Eifelheim - Michael Flynn [167]
“More likely he yanked it loose as it passed,” said Klaus, and the others tittered nervously.
Manfred did not smile. “That was when the servant told him of the pest, and that hundreds were each day dying in Freiburg.”
“Did he verify the servant’s tale, mine Herr?” Everard insisted. “Perhaps the man exaggerated. Servants are notorious liars.”
Manfred spared him a curious glance. “Imre reasoned that if a man as educated as a guild-merchant deemed it wise to flee east, he would be a great fool himself to continue west. The servant with the pack horse quickly outdistanced Imre’s mules, yet Imre came upon his load shortly after, scattered along the trail up the gorge. He supposed that the roughness of the trail had caused the pack to come loose again and, lacking his master’s voice in his ear, the servant had this time abandoned all and fled. Imre thought the clothing too fine to lie deserted so he gathered them into his own pack.”
Klaus said, “I misdoubt he helped tie the man’s bundle with that very end in view.” He spoke too quickly and too sharply and rubbed one hand with the other as he looked at each councilor in turn.
“A little farther on,” Manfred continued grimly, “he came upon the body of the merchant’s lady, lying as she had fallen from her horse. Her face was deep blue and distended in agony, and she had vomited black bile over herself. Beside which, her neck was broken in the fall.”
Klaus had no quip his time. Everard had gone pale. Young Eugen caught his lip between his teeth. Baron Grosswald did not move. Dietrich crossed himself and prayed God’s mercy for the unknown woman. “And her husband stopped not to aid her?” he asked.
“Nor the servant.
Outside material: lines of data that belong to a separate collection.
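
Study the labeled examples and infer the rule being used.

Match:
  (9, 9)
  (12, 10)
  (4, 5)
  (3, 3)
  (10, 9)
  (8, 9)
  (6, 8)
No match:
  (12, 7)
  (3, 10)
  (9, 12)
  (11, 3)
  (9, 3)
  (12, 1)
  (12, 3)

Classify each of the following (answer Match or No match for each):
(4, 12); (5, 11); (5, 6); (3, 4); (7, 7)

The rule appears to be: |first − second| ≤ 2.
(4, 12): |4−12| = 8, fails the rule → No match.
(5, 11): |5−11| = 6, fails the rule → No match.
(5, 6): |5−6| = 1, qualifies → Match.
(3, 4): |3−4| = 1, qualifies → Match.
(7, 7): |7−7| = 0, qualifies → Match.

No match, No match, Match, Match, Match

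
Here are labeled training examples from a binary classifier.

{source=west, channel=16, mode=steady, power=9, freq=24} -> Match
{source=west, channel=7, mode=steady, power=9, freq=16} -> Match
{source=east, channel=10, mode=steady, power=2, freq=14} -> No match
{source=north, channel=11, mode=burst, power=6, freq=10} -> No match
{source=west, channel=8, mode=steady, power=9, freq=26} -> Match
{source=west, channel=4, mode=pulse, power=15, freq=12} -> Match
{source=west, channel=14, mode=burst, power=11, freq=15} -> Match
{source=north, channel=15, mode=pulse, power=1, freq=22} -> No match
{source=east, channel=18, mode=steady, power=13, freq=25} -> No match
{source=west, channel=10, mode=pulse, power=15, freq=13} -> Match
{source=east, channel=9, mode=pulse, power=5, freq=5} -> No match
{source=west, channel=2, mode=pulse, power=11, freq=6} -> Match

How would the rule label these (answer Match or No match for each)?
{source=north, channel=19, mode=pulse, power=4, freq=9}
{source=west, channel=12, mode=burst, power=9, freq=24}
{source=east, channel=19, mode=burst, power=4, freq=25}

Checking candidate rules against both groups, what survives is: source is west.
{source=north, channel=19, mode=pulse, power=4, freq=9}: source is north — lacks this property, so No match.
{source=west, channel=12, mode=burst, power=9, freq=24}: source is west — fits, so Match.
{source=east, channel=19, mode=burst, power=4, freq=25}: source is east — lacks this property, so No match.

No match, Match, No match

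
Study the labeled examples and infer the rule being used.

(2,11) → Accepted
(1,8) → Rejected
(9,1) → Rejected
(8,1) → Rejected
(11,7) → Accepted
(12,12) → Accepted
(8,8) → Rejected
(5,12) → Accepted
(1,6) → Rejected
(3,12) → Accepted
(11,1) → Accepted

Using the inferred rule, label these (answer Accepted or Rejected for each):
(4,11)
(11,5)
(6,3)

The classifier is using: max ≥ 11.

Accepted, Accepted, Rejected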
Imre says that in pity he placed over her form a blanket from the abandoned bundle, daring naught else. But,” and Manfred slumped a little in his high seat, “I have not said all. The peddler confessed that he had come west in flight. The pest was in Vienna already in May and in Munich this month, but he kept silence for fear we would expel him.”
At that, there were many exclamations. Everard cursed the peddler. Klaus exclaimed that Munich was, after all, many leagues distant, and the malady might travel north into Saxony, rather than west into Swabia. Eugen worried that the pest was surrounding them, east and west. Dietrich wondered about the Jews, who had set off in that direction with the Duke’s escort.
Baron Grosswald, silent until now, spoke up. “Illness stems from countless creatures, too small for thought and borne in divers ways—by touch, on the breath, in the shit or piss, in the spit, or even on the breeze. It matters not which way the roads wind.”
“Such foolishness!” Eugen cried.
“Not so,” said Dietrich, who had heard already this thesis from Hans, as well as from the Krenkish physician. “Marcus Varro once proposed that very thing in De re rustica.…”
“Which is very interesting, pastor,” said Klaus in a high, tight voice, “but this pest is not like other afflictions, and so may not spread like those of the monsters.” To Gschert: “Can you swear that what you say of your small-lives is true of us? I’ve heard your folk remark more than once on our differences.”
Gschert tossed his arm. “‘What may be, may be; but what is, must be.’ I have other concerns than this mal odour of yours. You may live or you may die, however you may deny it, as the luck of the small-lives have it. As for us, we may only die.” The affectless tones of the talking head endowed his pronouncement with a fatal chill. Dietrich wanted to tell the monster that his reasoning had failed, had asserted the consequent. What must be is; but what is need not be, but can through the grace of God be changed.
But Manfred struck the table with the pommel of his dagger. Dietrich marked how white the knuckles were that held it. “Could your physician not mix for us a medicine?” the Herr asked. “If the pest is natural, then the treatment must be natural, and we have no theriac in the village.”